MA - Por mais que o eleitorado moderno despreze os políticos, ainda se volta automaticamente para eles em busca de soluções para tudo. Nossa resposta instintiva para um problema é dizer: “Eles têm de fazer algo a esse respeito.” Mas quem são “eles”? “Eles” costumava ser “nós”. Nós nos acostumamos a delegar a responsabilidade cívica apenas a classe política, e quando nada acontece, perdemos a confiança. Mas a confiança não existia de verdade. Mas podemos ter uma certeza: a renovação da cidadania não será imposta de cima para baixo. Se o povo quiser o fim da era da pós-verdade, deve querer por si mesmo. Se ao deparar-se com suas consequências desagradáveis quiser uma mudança, deve exigi-la. A frase “poder do povo” degradou-se pelo uso exagerado, mas não é sem significado.
iG -O Brasil tem sofrido com sucessivos escândalos políticos e vamos enfrentar uma eleição presidencial e do legislativo esse ano. E claro, as fake news são um problema pra a Justiça Eleitoral, os políticos e a população. Quais seriam as suas recomendações, nesses níveis, para prevenir que as notícias falsas sejam dominantes nas eleições?
MA -Nós nos tornamos indiferentes, ou nos acostumamos, ao “fedor das mentiras”, resignados à atmosfera malcheirosa de afirmações de verdade conflitantes. Em outras palavras: as chamas do colapso democrático ainda não estão consumindo a nossa sociedade. No entanto, nosso detector de fumaça coletivo está com defeito.

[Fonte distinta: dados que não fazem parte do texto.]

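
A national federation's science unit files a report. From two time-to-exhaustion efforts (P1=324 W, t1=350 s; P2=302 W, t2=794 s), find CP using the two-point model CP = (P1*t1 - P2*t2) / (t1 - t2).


Work in trial 1 = 113400 J
Work in trial 2 = 239788 J
Delta work = -126388 J
Delta time = -444 s
CP = -126388 / -444 = 284.66 W

284.66 W


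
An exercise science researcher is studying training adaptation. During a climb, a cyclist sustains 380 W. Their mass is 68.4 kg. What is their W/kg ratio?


Power-to-weight = 380 W / 68.4 kg
= 5.556 W/kg

5.556 W/kg


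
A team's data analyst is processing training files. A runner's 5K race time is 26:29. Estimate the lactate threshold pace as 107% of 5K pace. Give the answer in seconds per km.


Total race time = 26*60 + 29 = 1589 seconds
5K pace = 1589 / 5 = 317.8 sec/km
LT pace = 317.8 * 1.07 = 340.05 sec/km

340.05 s/km


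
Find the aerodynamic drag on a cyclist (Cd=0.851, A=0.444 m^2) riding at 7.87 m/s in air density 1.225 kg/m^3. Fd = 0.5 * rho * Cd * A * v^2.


Fd = 0.5 * 1.225 * 0.851 * 0.444 * 7.87^2
= 0.5 * 1.225 * 0.851 * 0.444 * 61.9369
= 14.334 N

14.334 N


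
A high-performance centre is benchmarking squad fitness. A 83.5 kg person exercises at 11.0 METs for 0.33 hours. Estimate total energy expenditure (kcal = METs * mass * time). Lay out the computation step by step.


Energy = METs * mass(kg) * time(h)
= 11.0 * 83.5 * 0.33
= 303.11 kcal

303.11 kcal


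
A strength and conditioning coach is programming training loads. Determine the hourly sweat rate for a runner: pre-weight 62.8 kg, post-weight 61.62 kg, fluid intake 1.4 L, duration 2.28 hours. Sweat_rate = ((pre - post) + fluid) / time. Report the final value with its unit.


Mass lost = 62.8 - 61.62 = 1.18 kg
Add fluid consumed: 1.18 + 1.4 = 2.58 L total sweat
Sweat rate = 2.58 / 2.28 = 1.132 L/h

1.132 L/h


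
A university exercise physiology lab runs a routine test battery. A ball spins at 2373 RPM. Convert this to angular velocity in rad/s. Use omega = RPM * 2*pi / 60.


omega = 2373 * 2 * pi / 60
= 2373 * 6.28318531 / 60
= 14909.999 / 60
= 248.5 rad/s

248.5 rad/s


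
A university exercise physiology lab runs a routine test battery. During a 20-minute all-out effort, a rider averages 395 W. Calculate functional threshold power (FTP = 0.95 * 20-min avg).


FTP = 0.95 * 395
= 375.25 W

375.25 W


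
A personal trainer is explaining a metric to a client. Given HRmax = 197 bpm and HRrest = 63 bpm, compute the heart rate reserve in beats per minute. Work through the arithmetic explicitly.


Heart rate reserve = maximum HR minus resting HR
HRR = 197 - 63 = 134 bpm

134 bpm


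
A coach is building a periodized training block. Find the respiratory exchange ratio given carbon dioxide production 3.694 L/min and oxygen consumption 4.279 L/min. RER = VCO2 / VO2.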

É preciso que a população esteja atenta, que busque por informações, que ao se deparar com uma afirmação que no fundo sabemos que é apenas populismo, que a exponha, que não compartilhe. Você só consegue combater uma noticia falsa quando afirma: isso é uma mentira. Fechar os olhos, ser indiferente, também ajuda a propagar uma fake news . É necessário se tornar uma barreia, que impeça a inverdade de seguir. Quem dá força as fake news somos nós, quando a aceitamos. O poder de acabar com esse círculo vicioso está nas nossas mãos. Independentemente do que você pense a respeito desses movimentos específicos, concentre-se na forma, e não no conteúdo.
Não é difícil imaginar uma aliança similar e pouco coesa surgindo em resposta à pós-verdade e ao dano que isso já está causando em nosso tecido social: #nosconteaverdade. O toque de clarim “Não se lamente: organize-se!” é, em geral, associado à esquerda. Contudo, sua aplicação não precisa ficar limitada a alguma ideologia específica.

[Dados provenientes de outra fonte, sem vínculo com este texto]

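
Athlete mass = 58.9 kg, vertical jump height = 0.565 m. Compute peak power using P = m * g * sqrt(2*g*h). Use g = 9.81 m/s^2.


sqrt(2 * 9.81 * 0.565) = sqrt(11.0853) = 3.329459 m/s
P = 58.9 * 9.81 * 3.329459
= 1923.79 W

1923.79 W


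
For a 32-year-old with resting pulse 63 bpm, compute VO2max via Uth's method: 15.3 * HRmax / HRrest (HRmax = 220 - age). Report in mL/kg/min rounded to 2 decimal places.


Step 1: HRmax = 220 - 32 = 188 bpm
Step 2: Ratio = 188 / 63 = 2.9841
Step 3: VO2max = 15.3 * 2.9841 = 45.66 mL/kg/min

45.66 mL/kg/min


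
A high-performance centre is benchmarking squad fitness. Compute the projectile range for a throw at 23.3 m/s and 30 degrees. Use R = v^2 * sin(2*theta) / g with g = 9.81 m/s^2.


Two times the angle = 60 degrees
sin(60) = 0.866025
R = 542.89 * 0.866025 / 9.81 = 47.926 m

47.926 m


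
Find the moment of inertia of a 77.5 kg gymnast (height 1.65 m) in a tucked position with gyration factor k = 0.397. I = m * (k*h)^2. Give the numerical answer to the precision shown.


Radius of gyration = 0.397 * 1.65 = 0.65505 m
I = 77.5 * 0.65505^2
= 77.5 * 0.429091
= 33.255 kg*m^2

33.255 kg*m^2


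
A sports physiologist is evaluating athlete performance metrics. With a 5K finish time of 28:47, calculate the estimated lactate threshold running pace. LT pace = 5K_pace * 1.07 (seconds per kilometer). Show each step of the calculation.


Race duration = 1727 s for 5 km
Average pace = 1727 / 5 = 345.4 s/km
LT pace = 345.4 * 1.07
= 369.58 s/km

369.58 s/km


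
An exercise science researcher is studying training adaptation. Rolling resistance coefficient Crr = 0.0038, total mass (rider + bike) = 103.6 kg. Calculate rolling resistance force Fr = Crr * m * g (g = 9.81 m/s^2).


Fr = Crr * m * g
= 0.0038 * 103.6 * 9.81
= 3.862 N

3.862 N


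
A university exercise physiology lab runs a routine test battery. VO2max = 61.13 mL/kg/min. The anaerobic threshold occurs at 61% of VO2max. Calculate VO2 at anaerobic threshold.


AT fraction = 61 / 100 = 0.61
AT VO2 = 61.13 * 0.61
= 37.29 mL/kg/min

37.29 mL/kg/min


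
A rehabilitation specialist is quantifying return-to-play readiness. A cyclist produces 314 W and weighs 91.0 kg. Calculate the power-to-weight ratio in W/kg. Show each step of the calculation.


P/W = power / mass
= 314 / 91.0
= 3.451 W/kg

3.451 W/kg


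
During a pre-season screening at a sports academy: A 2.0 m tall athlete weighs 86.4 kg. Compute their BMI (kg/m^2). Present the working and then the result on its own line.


height^2 = 4.0 m^2
BMI = 86.4 / 4.0 = 21.6 kg/m^2

21.6 kg/m^2


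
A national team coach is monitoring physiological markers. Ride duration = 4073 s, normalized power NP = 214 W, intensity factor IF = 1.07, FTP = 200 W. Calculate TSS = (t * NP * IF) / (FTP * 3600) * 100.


Numerator = 4073 * 214 * 1.07 = 932635.54
Denominator = 200 * 3600 = 720000
TSS = 932635.54 / 720000 * 100
= 129.53

129.53 TSS


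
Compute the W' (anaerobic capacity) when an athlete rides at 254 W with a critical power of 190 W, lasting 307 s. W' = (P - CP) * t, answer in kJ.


Above-CP power = 64 W
Duration = 307 s
W' = 64 * 307 = 19648 J
Convert: 19648 / 1000 = 19.648 kJ

19.648 kJ


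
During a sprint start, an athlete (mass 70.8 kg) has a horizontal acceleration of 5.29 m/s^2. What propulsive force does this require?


Propulsive force = mass * acceleration
= 70.8 kg * 5.29 m/s^2
= 374.53 N

374.53 N


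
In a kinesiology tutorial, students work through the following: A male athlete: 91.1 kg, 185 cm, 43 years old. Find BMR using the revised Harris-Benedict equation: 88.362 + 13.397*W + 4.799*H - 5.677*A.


Intercept = 88.362
Weight contribution = 13.397 * 91.1 = 1220.4667
Height contribution = 4.799 * 185 = 887.815
Age contribution = 5.677 * 43 = 244.111
BMR = 88.362 + 1220.4667 + 887.815 - 244.111
= 1952.53 kcal/day

1952.53 kcal/day


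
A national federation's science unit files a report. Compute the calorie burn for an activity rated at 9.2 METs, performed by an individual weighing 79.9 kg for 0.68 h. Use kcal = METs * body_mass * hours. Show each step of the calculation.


Product of METs and mass = 9.2 * 79.9 = 735.08
Total kcal = 735.08 * 0.68 = 499.85 kcal

499.85 kcal


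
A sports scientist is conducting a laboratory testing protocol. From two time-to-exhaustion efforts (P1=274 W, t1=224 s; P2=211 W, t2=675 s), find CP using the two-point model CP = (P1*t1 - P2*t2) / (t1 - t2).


Work in trial 1 = 61376 J
Work in trial 2 = 142425 J
Delta work = -81049 J
Delta time = -451 s
CP = -81049 / -451 = 179.71 W

179.71 W


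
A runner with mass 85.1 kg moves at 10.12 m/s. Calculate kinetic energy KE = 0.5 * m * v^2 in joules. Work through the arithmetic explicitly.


v^2 = 10.12^2 = 102.4144
KE = 0.5 * 85.1 * 102.4144
= 4357.73 J

4357.73 J


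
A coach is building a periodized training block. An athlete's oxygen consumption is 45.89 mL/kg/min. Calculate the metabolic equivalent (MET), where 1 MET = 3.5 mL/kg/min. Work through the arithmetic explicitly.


MET = VO2 / 3.5
= 45.89 / 3.5
= 13.11 METs

13.11 METs


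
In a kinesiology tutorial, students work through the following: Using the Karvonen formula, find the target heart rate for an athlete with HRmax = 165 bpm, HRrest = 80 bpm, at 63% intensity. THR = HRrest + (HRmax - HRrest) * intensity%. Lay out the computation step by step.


HRR = 165 - 80 = 85
THR = 80 + 85 * 0.63
= 80 + 53.55
= 133.55 bpm

133.55 bpm


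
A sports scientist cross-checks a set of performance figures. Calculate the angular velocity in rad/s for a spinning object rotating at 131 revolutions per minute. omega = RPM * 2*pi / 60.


omega = RPM * 2*pi / 60
= 131 * 6.28318531 / 60
= 13.718 rad/s

13.718 rad/s


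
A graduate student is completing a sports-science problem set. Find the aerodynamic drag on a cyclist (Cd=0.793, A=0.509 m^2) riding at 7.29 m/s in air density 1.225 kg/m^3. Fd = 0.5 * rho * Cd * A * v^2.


Fd = 0.5 * 1.225 * 0.793 * 0.509 * 7.29^2
= 0.5 * 1.225 * 0.793 * 0.509 * 53.1441
= 13.139 N

13.139 N


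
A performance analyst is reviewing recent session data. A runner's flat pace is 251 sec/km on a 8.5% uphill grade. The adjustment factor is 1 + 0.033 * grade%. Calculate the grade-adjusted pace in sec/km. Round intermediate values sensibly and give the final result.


Factor = 1 + 0.033 * 8.5 = 1.2805
Adjusted pace = 251 * 1.2805
= 321.41 sec/km

321.41 s/km


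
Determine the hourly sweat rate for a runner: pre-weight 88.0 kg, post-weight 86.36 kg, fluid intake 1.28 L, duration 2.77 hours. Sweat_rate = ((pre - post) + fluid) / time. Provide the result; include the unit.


Mass lost = 88.0 - 86.36 = 1.64 kg
Add fluid consumed: 1.64 + 1.28 = 2.92 L total sweat
Sweat rate = 2.92 / 2.77 = 1.054 L/h

1.054 L/h


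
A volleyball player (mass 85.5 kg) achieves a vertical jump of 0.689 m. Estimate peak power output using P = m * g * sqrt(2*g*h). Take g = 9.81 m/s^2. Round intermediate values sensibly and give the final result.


2 * g * h = 2 * 9.81 * 0.689 = 13.51818
sqrt(13.51818) = 3.676708 m/s
P = 85.5 * 9.81 * 3.676708 = 3083.86 W

3083.86 W


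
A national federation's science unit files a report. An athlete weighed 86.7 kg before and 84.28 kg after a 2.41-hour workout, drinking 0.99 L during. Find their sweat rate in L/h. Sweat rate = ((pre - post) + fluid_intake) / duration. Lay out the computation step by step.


Body mass change = 2.42 kg
Total sweat loss = 2.42 + 0.99 = 3.41 L
Rate = 3.41 / 2.41 = 1.415 L/h

1.415 L/h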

iG - Você acompanha a política brasileira de perto? Quais suas impressões sobre a campanha presidencial brasileira?
MA - Não tenho acompanhado as notícias sobre as eleições brasileiras, então não consigo dar uma opinião nesse caso.
iG - Como os britânicos lidam com as fake news e como você gostaria que eles lidassem?
MA - Apesar de toda a conversa a respeito de apatia e desmotivação da sociedade — parte dela justificada, parte não —, permaneço otimista. Acho que, apesar dos truques psicológicos que utilizamos em nosso proveito, no final das contas somos constituídos para requerer a veracidade e para resistir à falsidade. Há uma voz interior em nós que resiste às mentiras ( fake news ), ainda que essa voz tenha sido atenuada (por motivos que veremos). O desafio é convertê-la de um sussurro em um rugido. A verdade está por aí. Tomara que nós a exijamos.